食堂など、いくつかの建物は雨漏りがするようになっていた。道は轍が深くなり、通行が不便になっていた。いたるところ雑草が生え放題だった。
「では、石英丸の仕事を手分けするしかないな」片田が言う。
「そうね、石英丸のやっていることを表にしてみましょう」『いと』が言って、筆をとる。
「けっこう、あるわね」いとが言う。
かれらは、石英丸の仕事を分類した。財務、医療、教育、交通、保安、給食等々である。
「このなかで、一番きついのは、なに」『あや』が言った。
「きついの、か。体力的にはそれほどでもないけど、金の問題が一番気をつかうかな」
「じゃあ、それ、私がやるわ」あやが立候補した。
「お、えらいなぁ」鍛冶丸が言う。
「なにいってるの、財布の紐握っているのが、いちばん強いのよ」あやが答えた。
「みんな、あやが財務担当でいいかな」石英丸がみんなの意見を聞く。異論はなかった。
「だったら、わたしが教育担当をやろうかな」いとが言う。
「いとは、子供に教えるの上手だからな」これも異論がなかった。
「医療に関しては、法華寺から来た茜丸がいいだろう」片田が言う。茜丸を知らない者が多かったが、ふうが、茜丸なら大丈夫だといったので、片田が本人に打診することにした。
「ふうは土木交通だろうな」
「それは、ふうしかいないな」これもすんなりと決まった。
産業分野では、茸丸が継続してシイタケ製造を担当する。眼鏡に代わって売れ筋になりつつある硫安は鍛冶丸が兼務する。
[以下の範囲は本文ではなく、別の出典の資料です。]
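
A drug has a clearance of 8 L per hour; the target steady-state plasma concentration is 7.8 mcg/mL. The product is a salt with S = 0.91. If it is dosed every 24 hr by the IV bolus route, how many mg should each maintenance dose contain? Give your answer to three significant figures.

1650 mg

D = CL × Css × τ / S = 8.000 × 7.8 × 24 / 0.91 = 1646 mg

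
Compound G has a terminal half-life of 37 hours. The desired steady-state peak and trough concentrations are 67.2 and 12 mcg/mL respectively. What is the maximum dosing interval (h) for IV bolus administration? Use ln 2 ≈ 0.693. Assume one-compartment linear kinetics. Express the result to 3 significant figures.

92.0 h

k = 0.693 / t½ = 0.693 / 37 = 0.01873 h⁻¹
Between IV bolus doses, concentration decays as C = C₀·e^(−kτ), so C_peak/C_trough = e^(kτ).
τ_max = ln(C_peak/C_trough) / k = ln(67.2/12) / 0.01873 = 1.723 / 0.01873 = 91.99 h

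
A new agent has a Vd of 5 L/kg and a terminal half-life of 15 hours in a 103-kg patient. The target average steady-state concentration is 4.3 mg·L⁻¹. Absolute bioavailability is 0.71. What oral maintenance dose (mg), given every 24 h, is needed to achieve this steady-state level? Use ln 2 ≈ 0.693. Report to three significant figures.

Vd(total) = 103 kg × 5 L/kg = 515.0 L
CL = 0.693 × Vd / t½ = 0.693 × 515.0 / 15 = 23.79 L/h
D = CL × Css × τ / F = 23.79 × 4.3 × 24 / 0.71 = 3458 mg

3460 mg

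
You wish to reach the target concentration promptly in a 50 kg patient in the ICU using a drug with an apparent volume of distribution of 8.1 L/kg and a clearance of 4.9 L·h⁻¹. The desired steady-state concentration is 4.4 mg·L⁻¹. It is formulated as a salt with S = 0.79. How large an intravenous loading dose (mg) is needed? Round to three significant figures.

2260 mg

Total Vd = 8.1 × 50 = 405.0 L
The loading dose fills Vd to the target concentration.
LD = Vd × C / S = 405.0 × 4.400 / 0.79 = 2256 mg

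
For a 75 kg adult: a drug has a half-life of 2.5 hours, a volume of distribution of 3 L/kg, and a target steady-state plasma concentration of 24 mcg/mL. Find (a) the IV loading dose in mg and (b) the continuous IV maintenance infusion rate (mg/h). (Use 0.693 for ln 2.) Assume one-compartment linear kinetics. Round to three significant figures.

Total Vd = 3 × 75 = 225.0 L
LD = Vd × C = 225.0 × 24 = 5400 mg
CL = 0.693 × Vd / t½ = 0.693 × 225.0 / 2.5 = 62.37 L/h
Infusion rate = CL × Css = 62.37 × 24 = 1497 mg/h

(a) 5400 mg; (b) 1500 mg/h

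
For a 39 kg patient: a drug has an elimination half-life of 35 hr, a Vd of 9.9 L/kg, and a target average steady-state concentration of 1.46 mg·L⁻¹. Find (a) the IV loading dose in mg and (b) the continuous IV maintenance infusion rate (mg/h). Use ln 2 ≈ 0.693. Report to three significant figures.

Vd = 9.9 L/kg × 39 kg = 386.1 L
LD = Vd × C = 386.1 × 1.46 = 563.7 mg
CL = 0.693 × Vd / t½ = 0.693 × 386.1 / 35 = 7.645 L/h
Infusion rate = CL × Css = 7.645 × 1.46 = 11.16 mg/h

(a) 564 mg; (b) 11.2 mg/h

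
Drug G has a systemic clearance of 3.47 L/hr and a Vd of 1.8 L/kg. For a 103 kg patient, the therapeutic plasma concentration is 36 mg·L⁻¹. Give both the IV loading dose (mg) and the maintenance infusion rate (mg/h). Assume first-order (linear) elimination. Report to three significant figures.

(a) 6670 mg; (b) 125 mg/h

Vd(total) = 103 kg × 1.8 L/kg = 185.4 L
Loading dose = Vd × C = 185.4 × 36 = 6674 mg
Maintenance infusion rate = CL × Css = 3.470 × 36 = 124.9 mg/h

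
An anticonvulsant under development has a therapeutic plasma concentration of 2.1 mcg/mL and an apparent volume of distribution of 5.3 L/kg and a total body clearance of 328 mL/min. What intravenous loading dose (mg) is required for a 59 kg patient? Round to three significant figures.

Vd = 5.3 L/kg × 59 kg = 312.7 L
LD = Vd × C = 312.7 × 2.100 = 656.7 mg

657 mg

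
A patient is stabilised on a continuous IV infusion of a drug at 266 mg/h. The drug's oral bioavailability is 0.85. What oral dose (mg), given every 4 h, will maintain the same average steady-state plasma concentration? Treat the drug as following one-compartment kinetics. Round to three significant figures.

To maintain the same Css, the systemic dosing rate must be unchanged: F·D/τ = infusion rate.
D = rate × τ / F = 266 × 4 / 0.85 = 1252 mg

1250 mg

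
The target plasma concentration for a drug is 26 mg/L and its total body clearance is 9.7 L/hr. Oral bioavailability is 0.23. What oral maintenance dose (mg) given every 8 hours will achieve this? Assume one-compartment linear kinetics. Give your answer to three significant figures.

8770 mg

D = CL × Css × τ / F = 9.700 × 26 × 8 / 0.23 = 8772 mg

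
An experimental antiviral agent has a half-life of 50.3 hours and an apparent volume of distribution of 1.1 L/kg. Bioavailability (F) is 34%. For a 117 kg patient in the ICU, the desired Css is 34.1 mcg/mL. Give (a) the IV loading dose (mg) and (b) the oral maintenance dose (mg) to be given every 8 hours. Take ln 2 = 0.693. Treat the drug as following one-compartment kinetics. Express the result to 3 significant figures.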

鍛冶丸は眼鏡や硫安が好きというわけではないが、それらを作る機械が好きだった。
村民食堂の経営は、『きび』という娘がいいだろう、と石英丸が推薦した。
「きびは経営が出来ると思う、飢饉のあいだの食堂の業務を助けてもらっていた」
石英丸が言うんであれば大丈夫だろうということになった。
「それぞれは、石英丸から、自分の担当の部分のやり方を教えてもらうんだ。そしてそれを書き留めておくことが大事だ」片田が言った。彼らが書き留めたものが、この村の法律の基になっていくことを片田は理解していた。
「やり方を変えたり、新しいことを始めるときには、石英丸に相談することだ。とくに重要なことを決める時には、みんなで集まって相談して決めるように」
「それと保安については、難しい。しばらく石英丸が続けてくれないか」
石英丸はこれまで自検断を進めていた。十市遠清はそれを認めていた。自検断とは、村の中で起こった問題について、領主に頼らず、村内で判断して解決するというものだ。片田も、いずれ村が警察権、自衛権をもたなければならないと思っていたが、まだどのようにしたらいいのか決めかねていた。
「だいたいきまったな」自分が仕切ったかのように犬丸が言って、皿の煎餅をかじった。
この煎餅は、飢饉の二年間片田村の主食だった雑穀せんべいではない。米の餅を薄く延ばし、火であぶって固く焼き、醤油を付けたものだ。彼らは菓子として食べているが、野戦食や保存食にもなる。今年の秋、米が豊作だったので、大量に作っていた。
片田は、この煎餅を嶽山城で籠城する畠山義就に売っていた。義就からは、いいものを作ってくれたという感状とともに、大量の注文が来た。もっと安くしろ、とも言ってきた。
煎餅のようなものは、昔からあった。塩を混ぜて兵糧とすることもしていたと思われる。片田達の煎餅は、醤油をつけることにより香ばしくなっているところが新しかった。重量が軽いのも輸送に便利だった。
片田村で大量に製造し、樽に詰めて、越智家栄に送った。家栄は、自領から和泉山脈を越えて義就に送っていた。
「だいたい決まったな、じゃないわよ、犬丸。あんた何するのよ」ふうが言った。
「え、俺」
「そうよ、もう十七になったんでしょ」
「え、ええと、ええと、何しましょう」犬丸が石英丸の方を向く。
「そうだなぁ。残った仕事で、手のかかるものといえば、自警団かな。あれは時間を取られる」石英丸が言う。
「じゃあ、犬丸、それをやりなさいよ」ふう、あやが言う。